As to the so-called troop drawdown here is what the Times said:

“The bottom line will be that as the Iraqi army and police gain in competence, they will be able to take on more and more of the territory,” said General Peter Pace, chairman of the joint chiefs of staff, announcing a cut in troop numbers from 160,000 to fewer than 138,000 by March.

............................

If the use of planes proves effective, US troop levels should fall below 100,000 by next autumn in time for the American mid-term congressional elections. The US death toll in Iraq last year was 841 — just five short of the 2004 total.


First off, this "reduction" of 160,000 to 138,000 is a joke. The normal level of troops in Iraq for some time had been 138,000. It is only 160,000 because they increased it due to the elections. So rather than a cut this is just a return to normal. Whats more, this is not a move they are attempting due to success on the ground in Iraq. Rather, it is a response to political pressures in the U.S. where even some formerly pro-war politicians are starting to see the writing on the wall and want out. With both Bush and the war polling very poorly they know they can't keep this up much longer.
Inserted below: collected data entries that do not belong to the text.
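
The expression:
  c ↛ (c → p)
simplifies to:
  c ∧ ¬p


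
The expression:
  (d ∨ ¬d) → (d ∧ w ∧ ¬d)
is never true.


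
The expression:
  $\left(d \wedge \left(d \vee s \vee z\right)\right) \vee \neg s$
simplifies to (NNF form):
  $d \vee \neg s$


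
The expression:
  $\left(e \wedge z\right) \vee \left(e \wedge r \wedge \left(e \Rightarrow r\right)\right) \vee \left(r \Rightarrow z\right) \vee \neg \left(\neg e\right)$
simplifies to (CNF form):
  $e \vee z \vee \neg r$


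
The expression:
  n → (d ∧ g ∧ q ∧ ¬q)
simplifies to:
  ¬n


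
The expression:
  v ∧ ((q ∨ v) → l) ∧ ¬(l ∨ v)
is never true.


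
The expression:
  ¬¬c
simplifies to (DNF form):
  c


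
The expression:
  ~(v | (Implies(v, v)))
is never true.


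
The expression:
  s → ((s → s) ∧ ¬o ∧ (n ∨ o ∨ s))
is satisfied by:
  {s: False, o: False}
  {o: True, s: False}
  {s: True, o: False}


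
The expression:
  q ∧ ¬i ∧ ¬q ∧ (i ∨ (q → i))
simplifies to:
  False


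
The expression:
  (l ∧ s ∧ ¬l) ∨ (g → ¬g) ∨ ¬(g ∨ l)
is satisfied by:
  {g: False}


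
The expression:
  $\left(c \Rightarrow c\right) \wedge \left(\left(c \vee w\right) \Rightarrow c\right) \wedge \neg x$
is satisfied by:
  {c: True, x: False, w: False}
  {x: False, w: False, c: False}
  {c: True, w: True, x: False}


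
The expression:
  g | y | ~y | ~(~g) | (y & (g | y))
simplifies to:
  True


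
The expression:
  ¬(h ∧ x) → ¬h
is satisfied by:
  {x: True, h: False}
  {h: False, x: False}
  {h: True, x: True}


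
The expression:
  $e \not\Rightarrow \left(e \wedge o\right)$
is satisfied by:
  {e: True, o: False}


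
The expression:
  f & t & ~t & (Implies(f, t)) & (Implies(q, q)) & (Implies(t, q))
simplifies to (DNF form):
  False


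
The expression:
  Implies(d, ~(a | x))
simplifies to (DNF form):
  ~d | (~a & ~x)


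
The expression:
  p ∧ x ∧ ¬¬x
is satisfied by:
  {p: True, x: True}


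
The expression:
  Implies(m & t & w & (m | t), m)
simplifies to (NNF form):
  True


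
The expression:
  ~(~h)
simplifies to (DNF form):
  h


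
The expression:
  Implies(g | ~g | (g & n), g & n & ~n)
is never true.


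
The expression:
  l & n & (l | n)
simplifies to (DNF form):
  l & n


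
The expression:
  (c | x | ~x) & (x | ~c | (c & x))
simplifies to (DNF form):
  x | ~c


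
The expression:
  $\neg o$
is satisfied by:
  {o: False}


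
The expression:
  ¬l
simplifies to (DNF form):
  ¬l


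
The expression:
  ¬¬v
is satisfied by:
  {v: True}


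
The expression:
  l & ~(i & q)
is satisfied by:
  {l: True, q: False, i: False}
  {i: True, l: True, q: False}
  {q: True, l: True, i: False}


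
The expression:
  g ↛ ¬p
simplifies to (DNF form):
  g ∧ p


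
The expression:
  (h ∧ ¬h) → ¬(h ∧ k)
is always true.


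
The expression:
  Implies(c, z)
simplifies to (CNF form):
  z | ~c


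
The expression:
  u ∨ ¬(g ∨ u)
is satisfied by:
  {u: True, g: False}
  {g: False, u: False}
  {g: True, u: True}


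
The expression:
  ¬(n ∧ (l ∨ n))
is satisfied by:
  {n: False}


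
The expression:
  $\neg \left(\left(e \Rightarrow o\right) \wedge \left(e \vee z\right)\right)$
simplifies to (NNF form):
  $\left(e \wedge \neg o\right) \vee \left(\neg e \wedge \neg z\right)$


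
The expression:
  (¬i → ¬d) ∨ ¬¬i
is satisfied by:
  {i: True, d: False}
  {d: False, i: False}
  {d: True, i: True}


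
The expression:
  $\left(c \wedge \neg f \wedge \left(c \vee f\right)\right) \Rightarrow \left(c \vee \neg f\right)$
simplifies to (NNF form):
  $\text{True}$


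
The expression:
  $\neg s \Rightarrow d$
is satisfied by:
  {d: True, s: True}
  {d: True, s: False}
  {s: True, d: False}


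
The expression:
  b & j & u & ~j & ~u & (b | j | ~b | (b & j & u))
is never true.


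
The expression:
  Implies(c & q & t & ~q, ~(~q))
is always true.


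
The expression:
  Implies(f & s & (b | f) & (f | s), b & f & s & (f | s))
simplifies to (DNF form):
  b | ~f | ~s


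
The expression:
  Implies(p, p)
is always true.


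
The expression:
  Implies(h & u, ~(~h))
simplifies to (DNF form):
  True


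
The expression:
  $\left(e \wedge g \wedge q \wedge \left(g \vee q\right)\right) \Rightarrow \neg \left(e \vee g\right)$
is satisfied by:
  {g: False, e: False, q: False}
  {q: True, g: False, e: False}
  {e: True, g: False, q: False}
  {q: True, e: True, g: False}
  {g: True, q: False, e: False}
  {q: True, g: True, e: False}
  {e: True, g: True, q: False}


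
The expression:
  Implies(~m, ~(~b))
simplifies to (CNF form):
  b | m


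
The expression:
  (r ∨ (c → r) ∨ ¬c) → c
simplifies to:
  c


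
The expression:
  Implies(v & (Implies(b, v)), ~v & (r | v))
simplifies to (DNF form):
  ~v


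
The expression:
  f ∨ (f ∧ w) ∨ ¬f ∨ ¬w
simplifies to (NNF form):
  True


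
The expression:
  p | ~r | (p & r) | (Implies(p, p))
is always true.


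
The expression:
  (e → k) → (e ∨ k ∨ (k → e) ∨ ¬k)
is always true.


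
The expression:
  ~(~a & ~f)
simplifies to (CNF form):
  a | f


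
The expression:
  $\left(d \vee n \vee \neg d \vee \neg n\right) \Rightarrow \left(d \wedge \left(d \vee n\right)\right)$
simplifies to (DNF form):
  $d$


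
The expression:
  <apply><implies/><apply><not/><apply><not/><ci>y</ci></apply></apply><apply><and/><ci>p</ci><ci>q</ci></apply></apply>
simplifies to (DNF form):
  <apply><or/><apply><not/><ci>y</ci></apply><apply><and/><ci>p</ci><ci>q</ci></apply></apply>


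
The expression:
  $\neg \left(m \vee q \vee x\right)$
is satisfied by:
  {q: False, x: False, m: False}


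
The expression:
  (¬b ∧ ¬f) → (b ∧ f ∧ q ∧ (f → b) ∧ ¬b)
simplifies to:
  b ∨ f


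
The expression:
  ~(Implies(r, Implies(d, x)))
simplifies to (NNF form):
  d & r & ~x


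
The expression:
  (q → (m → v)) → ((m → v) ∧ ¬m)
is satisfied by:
  {q: True, m: False, v: False}
  {q: False, m: False, v: False}
  {v: True, q: True, m: False}
  {v: True, q: False, m: False}
  {m: True, q: True, v: False}


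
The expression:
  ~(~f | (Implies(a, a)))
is never true.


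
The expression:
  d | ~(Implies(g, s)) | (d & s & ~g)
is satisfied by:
  {d: True, g: True, s: False}
  {d: True, g: False, s: False}
  {d: True, s: True, g: True}
  {d: True, s: True, g: False}
  {g: True, s: False, d: False}


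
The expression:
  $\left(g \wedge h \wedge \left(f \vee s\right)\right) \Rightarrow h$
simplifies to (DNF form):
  $\text{True}$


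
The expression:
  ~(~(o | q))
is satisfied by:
  {q: True, o: True}
  {q: True, o: False}
  {o: True, q: False}


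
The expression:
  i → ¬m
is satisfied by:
  {m: False, i: False}
  {i: True, m: False}
  {m: True, i: False}


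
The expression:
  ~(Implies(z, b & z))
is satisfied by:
  {z: True, b: False}


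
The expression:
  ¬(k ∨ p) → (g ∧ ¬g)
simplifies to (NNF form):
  k ∨ p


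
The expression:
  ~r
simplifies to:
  ~r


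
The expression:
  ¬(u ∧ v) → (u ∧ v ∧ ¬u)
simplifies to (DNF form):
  u ∧ v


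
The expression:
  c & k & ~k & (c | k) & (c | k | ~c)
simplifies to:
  False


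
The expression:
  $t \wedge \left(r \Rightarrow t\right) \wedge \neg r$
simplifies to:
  $t \wedge \neg r$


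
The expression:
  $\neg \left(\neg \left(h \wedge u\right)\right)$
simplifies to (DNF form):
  $h \wedge u$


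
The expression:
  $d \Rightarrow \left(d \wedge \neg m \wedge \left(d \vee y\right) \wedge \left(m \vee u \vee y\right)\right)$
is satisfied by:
  {u: True, y: True, d: False, m: False}
  {u: True, y: False, d: False, m: False}
  {y: True, m: False, u: False, d: False}
  {m: False, y: False, u: False, d: False}
  {m: True, u: True, y: True, d: False}
  {m: True, u: True, y: False, d: False}
  {m: True, y: True, u: False, d: False}
  {m: True, y: False, u: False, d: False}
  {d: True, u: True, y: True, m: False}
  {d: True, u: True, y: False, m: False}
  {d: True, y: True, u: False, m: False}


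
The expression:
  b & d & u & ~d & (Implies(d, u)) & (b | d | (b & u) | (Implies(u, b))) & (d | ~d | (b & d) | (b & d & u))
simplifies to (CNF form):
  False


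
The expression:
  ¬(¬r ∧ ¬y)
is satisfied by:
  {r: True, y: True}
  {r: True, y: False}
  {y: True, r: False}


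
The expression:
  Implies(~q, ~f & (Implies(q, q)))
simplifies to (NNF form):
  q | ~f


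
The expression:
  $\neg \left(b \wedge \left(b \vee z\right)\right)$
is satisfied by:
  {b: False}


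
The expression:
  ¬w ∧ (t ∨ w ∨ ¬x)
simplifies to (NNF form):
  ¬w ∧ (t ∨ ¬x)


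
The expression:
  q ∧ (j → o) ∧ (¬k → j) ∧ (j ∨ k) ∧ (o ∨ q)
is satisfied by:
  {o: True, k: True, q: True, j: False}
  {k: True, q: True, o: False, j: False}
  {j: True, o: True, k: True, q: True}
  {j: True, o: True, q: True, k: False}


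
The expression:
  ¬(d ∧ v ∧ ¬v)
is always true.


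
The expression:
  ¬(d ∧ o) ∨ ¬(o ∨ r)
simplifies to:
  ¬d ∨ ¬o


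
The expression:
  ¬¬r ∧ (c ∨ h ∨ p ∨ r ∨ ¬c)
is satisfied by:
  {r: True}


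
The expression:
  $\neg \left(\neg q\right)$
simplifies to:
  $q$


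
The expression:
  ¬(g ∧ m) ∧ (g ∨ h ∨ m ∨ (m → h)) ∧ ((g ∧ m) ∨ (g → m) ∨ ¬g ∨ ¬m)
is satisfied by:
  {g: False, m: False}
  {m: True, g: False}
  {g: True, m: False}


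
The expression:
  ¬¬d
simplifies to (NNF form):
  d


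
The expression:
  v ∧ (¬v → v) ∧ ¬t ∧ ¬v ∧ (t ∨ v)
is never true.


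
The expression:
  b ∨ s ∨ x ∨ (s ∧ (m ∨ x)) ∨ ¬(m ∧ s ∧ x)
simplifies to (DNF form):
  True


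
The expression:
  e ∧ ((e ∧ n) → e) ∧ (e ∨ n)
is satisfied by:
  {e: True}


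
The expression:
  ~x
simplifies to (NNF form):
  ~x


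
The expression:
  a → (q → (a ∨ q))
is always true.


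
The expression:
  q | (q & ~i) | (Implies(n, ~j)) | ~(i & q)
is always true.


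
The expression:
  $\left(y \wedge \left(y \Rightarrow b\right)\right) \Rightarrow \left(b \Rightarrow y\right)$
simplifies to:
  $\text{True}$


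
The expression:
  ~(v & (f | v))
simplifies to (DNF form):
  ~v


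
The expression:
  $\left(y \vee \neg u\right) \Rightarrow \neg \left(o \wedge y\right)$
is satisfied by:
  {o: False, y: False}
  {y: True, o: False}
  {o: True, y: False}


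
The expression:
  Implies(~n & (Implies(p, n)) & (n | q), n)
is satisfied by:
  {n: True, p: True, q: False}
  {n: True, p: False, q: False}
  {p: True, n: False, q: False}
  {n: False, p: False, q: False}
  {n: True, q: True, p: True}
  {n: True, q: True, p: False}
  {q: True, p: True, n: False}


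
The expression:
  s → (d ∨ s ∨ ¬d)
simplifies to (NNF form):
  True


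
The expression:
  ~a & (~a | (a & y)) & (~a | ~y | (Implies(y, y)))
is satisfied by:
  {a: False}


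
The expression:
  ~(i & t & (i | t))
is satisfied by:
  {t: False, i: False}
  {i: True, t: False}
  {t: True, i: False}


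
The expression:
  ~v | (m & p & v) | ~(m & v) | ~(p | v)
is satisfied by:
  {p: True, m: False, v: False}
  {m: False, v: False, p: False}
  {v: True, p: True, m: False}
  {v: True, m: False, p: False}
  {p: True, m: True, v: False}
  {m: True, p: False, v: False}
  {v: True, m: True, p: True}


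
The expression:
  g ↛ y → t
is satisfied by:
  {y: True, t: True, g: False}
  {y: True, g: False, t: False}
  {t: True, g: False, y: False}
  {t: False, g: False, y: False}
  {y: True, t: True, g: True}
  {y: True, g: True, t: False}
  {t: True, g: True, y: False}


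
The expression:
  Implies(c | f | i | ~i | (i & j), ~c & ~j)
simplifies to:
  ~c & ~j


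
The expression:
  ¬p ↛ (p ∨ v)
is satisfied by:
  {v: False, p: False}


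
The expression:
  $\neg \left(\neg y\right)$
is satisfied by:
  {y: True}


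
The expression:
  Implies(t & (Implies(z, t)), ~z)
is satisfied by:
  {t: False, z: False}
  {z: True, t: False}
  {t: True, z: False}


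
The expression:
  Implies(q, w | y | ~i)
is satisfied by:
  {w: True, y: True, i: False, q: False}
  {w: True, i: False, q: False, y: False}
  {y: True, i: False, q: False, w: False}
  {y: False, i: False, q: False, w: False}
  {w: True, q: True, y: True, i: False}
  {w: True, q: True, y: False, i: False}
  {q: True, y: True, w: False, i: False}
  {q: True, w: False, i: False, y: False}
  {y: True, w: True, i: True, q: False}
  {w: True, i: True, y: False, q: False}
  {y: True, i: True, w: False, q: False}
  {i: True, w: False, q: False, y: False}
  {w: True, q: True, i: True, y: True}
  {w: True, q: True, i: True, y: False}
  {q: True, i: True, y: True, w: False}


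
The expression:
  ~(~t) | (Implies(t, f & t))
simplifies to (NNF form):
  True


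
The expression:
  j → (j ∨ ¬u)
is always true.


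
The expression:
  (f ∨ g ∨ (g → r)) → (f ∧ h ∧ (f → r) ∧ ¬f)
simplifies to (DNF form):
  False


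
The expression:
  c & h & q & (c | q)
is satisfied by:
  {h: True, c: True, q: True}


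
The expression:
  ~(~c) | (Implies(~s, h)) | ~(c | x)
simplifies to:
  c | h | s | ~x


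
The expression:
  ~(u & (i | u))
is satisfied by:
  {u: False}


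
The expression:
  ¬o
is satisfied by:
  {o: False}


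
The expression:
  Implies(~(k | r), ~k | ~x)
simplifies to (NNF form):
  True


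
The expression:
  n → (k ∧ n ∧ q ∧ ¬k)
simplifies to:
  ¬n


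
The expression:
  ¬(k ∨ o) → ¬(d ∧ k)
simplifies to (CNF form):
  True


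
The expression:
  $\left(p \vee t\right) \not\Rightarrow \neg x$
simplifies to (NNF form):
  $x \wedge \left(p \vee t\right)$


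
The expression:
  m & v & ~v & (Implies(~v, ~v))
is never true.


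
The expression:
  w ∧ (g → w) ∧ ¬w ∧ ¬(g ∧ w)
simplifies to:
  False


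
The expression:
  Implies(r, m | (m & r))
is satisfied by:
  {m: True, r: False}
  {r: False, m: False}
  {r: True, m: True}


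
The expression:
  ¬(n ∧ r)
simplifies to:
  ¬n ∨ ¬r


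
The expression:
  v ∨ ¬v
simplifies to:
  True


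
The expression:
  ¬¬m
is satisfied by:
  {m: True}


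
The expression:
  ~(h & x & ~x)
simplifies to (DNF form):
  True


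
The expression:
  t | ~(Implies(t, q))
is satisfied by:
  {t: True}


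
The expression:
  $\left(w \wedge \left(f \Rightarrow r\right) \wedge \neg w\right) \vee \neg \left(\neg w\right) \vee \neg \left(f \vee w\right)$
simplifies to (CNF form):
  $w \vee \neg f$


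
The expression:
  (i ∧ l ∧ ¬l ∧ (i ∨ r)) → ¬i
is always true.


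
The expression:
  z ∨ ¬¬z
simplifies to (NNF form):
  z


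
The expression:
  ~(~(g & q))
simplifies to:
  g & q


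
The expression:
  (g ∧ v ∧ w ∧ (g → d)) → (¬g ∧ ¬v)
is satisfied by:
  {w: False, v: False, d: False, g: False}
  {g: True, w: False, v: False, d: False}
  {d: True, w: False, v: False, g: False}
  {g: True, d: True, w: False, v: False}
  {v: True, g: False, w: False, d: False}
  {g: True, v: True, w: False, d: False}
  {d: True, v: True, g: False, w: False}
  {g: True, d: True, v: True, w: False}
  {w: True, d: False, v: False, g: False}
  {g: True, w: True, d: False, v: False}
  {d: True, w: True, g: False, v: False}
  {g: True, d: True, w: True, v: False}
  {v: True, w: True, d: False, g: False}
  {g: True, v: True, w: True, d: False}
  {d: True, v: True, w: True, g: False}


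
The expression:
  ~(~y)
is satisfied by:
  {y: True}


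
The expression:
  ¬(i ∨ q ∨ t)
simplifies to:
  ¬i ∧ ¬q ∧ ¬t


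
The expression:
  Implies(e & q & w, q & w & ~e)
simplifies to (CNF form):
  ~e | ~q | ~w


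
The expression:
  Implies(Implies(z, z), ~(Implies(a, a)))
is never true.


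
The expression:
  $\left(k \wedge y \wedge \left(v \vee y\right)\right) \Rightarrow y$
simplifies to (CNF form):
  $\text{True}$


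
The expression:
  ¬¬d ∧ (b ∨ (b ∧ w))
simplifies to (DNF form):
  b ∧ d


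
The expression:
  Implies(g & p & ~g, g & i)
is always true.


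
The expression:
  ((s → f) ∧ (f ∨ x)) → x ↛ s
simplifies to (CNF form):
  (x ∨ ¬f) ∧ (¬f ∨ ¬s)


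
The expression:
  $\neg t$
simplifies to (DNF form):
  $\neg t$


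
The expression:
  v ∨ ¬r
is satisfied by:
  {v: True, r: False}
  {r: False, v: False}
  {r: True, v: True}


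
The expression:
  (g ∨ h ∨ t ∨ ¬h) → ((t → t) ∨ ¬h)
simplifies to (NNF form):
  True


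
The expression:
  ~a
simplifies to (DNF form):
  ~a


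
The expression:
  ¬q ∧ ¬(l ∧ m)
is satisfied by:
  {q: False, l: False, m: False}
  {m: True, q: False, l: False}
  {l: True, q: False, m: False}


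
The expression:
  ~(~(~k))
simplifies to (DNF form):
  ~k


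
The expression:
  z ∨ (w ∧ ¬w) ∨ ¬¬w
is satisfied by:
  {z: True, w: True}
  {z: True, w: False}
  {w: True, z: False}


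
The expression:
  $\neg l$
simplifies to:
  $\neg l$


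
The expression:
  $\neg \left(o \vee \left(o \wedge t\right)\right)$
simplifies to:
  $\neg o$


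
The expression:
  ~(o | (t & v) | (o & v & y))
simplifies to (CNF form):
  ~o & (~t | ~v)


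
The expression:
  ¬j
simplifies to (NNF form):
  ¬j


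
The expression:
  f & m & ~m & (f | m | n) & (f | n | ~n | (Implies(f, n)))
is never true.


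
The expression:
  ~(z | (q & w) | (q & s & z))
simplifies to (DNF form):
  (~q & ~z) | (~w & ~z)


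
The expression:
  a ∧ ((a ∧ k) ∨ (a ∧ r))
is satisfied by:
  {a: True, r: True, k: True}
  {a: True, r: True, k: False}
  {a: True, k: True, r: False}


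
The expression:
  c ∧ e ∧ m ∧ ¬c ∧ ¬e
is never true.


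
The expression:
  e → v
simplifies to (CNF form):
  v ∨ ¬e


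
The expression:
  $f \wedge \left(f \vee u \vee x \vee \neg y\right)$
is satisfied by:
  {f: True}


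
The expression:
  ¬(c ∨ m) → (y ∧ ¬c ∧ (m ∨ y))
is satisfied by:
  {y: True, m: True, c: True}
  {y: True, m: True, c: False}
  {y: True, c: True, m: False}
  {y: True, c: False, m: False}
  {m: True, c: True, y: False}
  {m: True, c: False, y: False}
  {c: True, m: False, y: False}


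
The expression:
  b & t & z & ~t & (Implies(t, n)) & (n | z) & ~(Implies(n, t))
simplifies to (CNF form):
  False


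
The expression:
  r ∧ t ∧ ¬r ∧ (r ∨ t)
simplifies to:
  False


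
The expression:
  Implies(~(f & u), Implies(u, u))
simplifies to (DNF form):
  True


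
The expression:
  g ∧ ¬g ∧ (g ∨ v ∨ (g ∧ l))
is never true.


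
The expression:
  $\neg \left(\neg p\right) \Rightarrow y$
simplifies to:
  $y \vee \neg p$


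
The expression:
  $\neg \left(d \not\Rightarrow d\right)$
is always true.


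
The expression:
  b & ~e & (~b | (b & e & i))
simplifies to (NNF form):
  False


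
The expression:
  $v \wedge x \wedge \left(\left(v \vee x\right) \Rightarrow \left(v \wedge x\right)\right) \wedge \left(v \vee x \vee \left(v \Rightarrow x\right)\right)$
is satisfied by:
  {x: True, v: True}


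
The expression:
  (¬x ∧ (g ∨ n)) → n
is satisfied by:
  {n: True, x: True, g: False}
  {n: True, g: False, x: False}
  {x: True, g: False, n: False}
  {x: False, g: False, n: False}
  {n: True, x: True, g: True}
  {n: True, g: True, x: False}
  {x: True, g: True, n: False}


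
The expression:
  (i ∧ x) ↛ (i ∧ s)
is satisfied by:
  {i: True, x: True, s: False}


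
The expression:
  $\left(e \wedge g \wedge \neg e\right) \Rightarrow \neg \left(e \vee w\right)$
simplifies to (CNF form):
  $\text{True}$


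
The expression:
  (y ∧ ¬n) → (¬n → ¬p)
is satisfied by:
  {n: True, p: False, y: False}
  {p: False, y: False, n: False}
  {n: True, y: True, p: False}
  {y: True, p: False, n: False}
  {n: True, p: True, y: False}
  {p: True, n: False, y: False}
  {n: True, y: True, p: True}


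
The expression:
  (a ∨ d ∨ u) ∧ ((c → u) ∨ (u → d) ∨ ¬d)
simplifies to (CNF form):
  a ∨ d ∨ u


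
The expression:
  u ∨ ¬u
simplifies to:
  True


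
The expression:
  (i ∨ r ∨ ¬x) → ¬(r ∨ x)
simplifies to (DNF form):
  (¬i ∧ ¬r) ∨ (¬r ∧ ¬x)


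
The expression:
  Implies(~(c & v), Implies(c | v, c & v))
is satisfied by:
  {v: False, c: False}
  {c: True, v: True}


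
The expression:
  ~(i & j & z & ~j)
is always true.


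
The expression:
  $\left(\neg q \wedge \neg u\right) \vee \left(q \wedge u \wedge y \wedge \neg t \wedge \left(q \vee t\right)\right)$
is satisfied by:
  {y: True, q: False, t: False, u: False}
  {y: False, q: False, t: False, u: False}
  {y: True, t: True, q: False, u: False}
  {t: True, y: False, q: False, u: False}
  {u: True, y: True, q: True, t: False}


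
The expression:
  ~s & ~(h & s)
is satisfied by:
  {s: False}


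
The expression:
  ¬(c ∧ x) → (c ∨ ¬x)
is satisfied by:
  {c: True, x: False}
  {x: False, c: False}
  {x: True, c: True}


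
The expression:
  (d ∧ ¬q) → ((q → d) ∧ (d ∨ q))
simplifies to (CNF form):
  True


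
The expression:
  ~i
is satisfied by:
  {i: False}


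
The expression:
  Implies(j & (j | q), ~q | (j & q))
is always true.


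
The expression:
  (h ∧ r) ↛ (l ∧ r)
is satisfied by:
  {r: True, h: True, l: False}


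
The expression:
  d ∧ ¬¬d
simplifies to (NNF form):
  d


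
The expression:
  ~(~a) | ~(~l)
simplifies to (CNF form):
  a | l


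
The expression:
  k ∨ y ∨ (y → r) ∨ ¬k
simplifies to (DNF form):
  True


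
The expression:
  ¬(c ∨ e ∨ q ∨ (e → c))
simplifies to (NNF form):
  False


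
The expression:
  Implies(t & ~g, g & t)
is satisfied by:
  {g: True, t: False}
  {t: False, g: False}
  {t: True, g: True}


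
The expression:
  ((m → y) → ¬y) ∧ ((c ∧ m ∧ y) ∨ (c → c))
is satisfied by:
  {y: False}


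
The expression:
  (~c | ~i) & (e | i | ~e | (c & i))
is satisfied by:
  {c: False, i: False}
  {i: True, c: False}
  {c: True, i: False}


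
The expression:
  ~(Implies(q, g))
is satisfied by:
  {q: True, g: False}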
Yet, any reduction is U.S. troops will only embolden and streanghen the insurgents. They certainly won't be fooled. They will see it for exactly what it is, the beginnings of a retreat. Additionally, the fewer U.S. troops there are in Iraq the better for the insurgents. In spite of what the U.S. high command says they DON'T have enough troops there to win the war. U.S. generals can't say that because they know they'll lose their jobs. But officers in the field say it. Last week on a Sunday morning talk show they had a rountable which included Lara Logan who has been the CBS correspondent in Iraq and very, very much a pro-war cheerleader. When asked about a troop drawdown she stated emphatically that all the officers she talks to in Iraq complain bitterly they don't have enough troops and therefore can't actually hold any ground against the insurgents. Coming from such an apologist for the war that says alot about the true nature of what is going on there.

So far, we have the U.S. adopting military tactics that they know will fail and beginning a troop drawdown that no matter how they dress it up is nothing but the beginning of a retreat. Given these facts it would seem that the U.S. is beginning to acknowledge defeat in Iraq and would need to begin to change what its objectives are there. In fact, from the Sunday Times article we see that they are beginning to do just that:

President George W Bush promised in a pre-Chistmas speech that America will leave Iraq only when “victory” has been achieved, but the term is being quietly redefined.

Dov Zakheim, a senior Pentagon official during Bush’s first term in office, said: “The goal is not democracy, it is a united Iraq that doesn’t bother its neighbours. There is no law that says American troops have to be in the most hostile areas.”


So lets see if we have this straight. First the goal was eliminating Weapons of Mass Destruction that Iraq supposedly had. Then when it turned out that they didn't have any the goal was we were "liberating" Iraq and bringing democracy to the Middle East. Now democracy is no longer important, they just need a "unified" Iraq that doesn't attack its neighbors. Sounds kind of like what they had when Saddam was in power. And if they had some face saving way to do it I'm sure they would put him back in power. But they don't so they will come up with some new dictator who they will have try to rule using an iron fist supported by American bombs. 2006 and 2007 will be about seeing if that works. But for now it sure looks like a steady descent into hell.